Most people tend to use Lightroom as their Swiss knife; it works great, it looks nice, it is like one stop service. Nonetheless I stick with Camera Raw & Bridgebfor a reason, no library. I prefer to organize things my way. This is how I process all raw file.
the question later on is why do I have to separate raw and processed one. An easy answer is for usability. Most of the time when you have raw and JPEG all together. They are damn redundancy to watch or find whatever you want. Moreover, raw file is like 15MB each while each of JPEG is just a megabyte or so. It’s way faster to view and enjoy your work. I duplicate all raw and processed files for accidental sake.

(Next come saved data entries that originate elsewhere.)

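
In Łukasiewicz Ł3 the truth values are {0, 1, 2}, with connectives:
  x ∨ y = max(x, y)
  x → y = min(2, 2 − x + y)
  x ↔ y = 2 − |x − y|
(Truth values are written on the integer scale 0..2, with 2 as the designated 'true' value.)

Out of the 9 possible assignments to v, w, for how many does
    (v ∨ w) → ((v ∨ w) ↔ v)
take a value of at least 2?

7

v = 0, w = 0 ↦ 2  ≥
v = 0, w = 1 ↦ 2  ≥
v = 0, w = 2 ↦ 0  <
v = 1, w = 0 ↦ 2  ≥
v = 1, w = 1 ↦ 2  ≥
v = 1, w = 2 ↦ 1  <
v = 2, w = 0 ↦ 2  ≥
v = 2, w = 1 ↦ 2  ≥
v = 2, w = 2 ↦ 2  ≥
So 7 of the 9 assignments meet the threshold.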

This seems to be pretty solid procedure. If you are like me, try to understand things & never read help or manual. You might be in trouble. For me, it’s about dot xmp from Camera Raw. I hated all extra meaningless files like when you works with PC & Mac—PC’s thumb & Mac’s DS thingy. I always find the way to remove them all and of course, Camera Raw has an option for that called “Camera Raw Database.” For some reasons, I believed that Adobe would write this setting value in raw file’s header, instead of having dot xmp sitting next to raw one. I was deadly wrong.
Camera Raw basically stored all your tweaked setting into its database file located in %appdata%/adobe/cameraraw and surely these database are using file path and name to match. It’s faster and has no dot xmp junk in directory, but once you move the file, all tweaked setting values are trash. The way to save these settings is to export to dot xmp files. haha Thus you will have dot xmp along side your raw anyway, but you will never lose anything you’ve done. In case you’ve changed raw filename, please change that dot xmp name too.
As a result, I eventually lost all my adjustments for most of raw files, but from now on, my raw will sit besides dot xmp like a soulmate. poor me.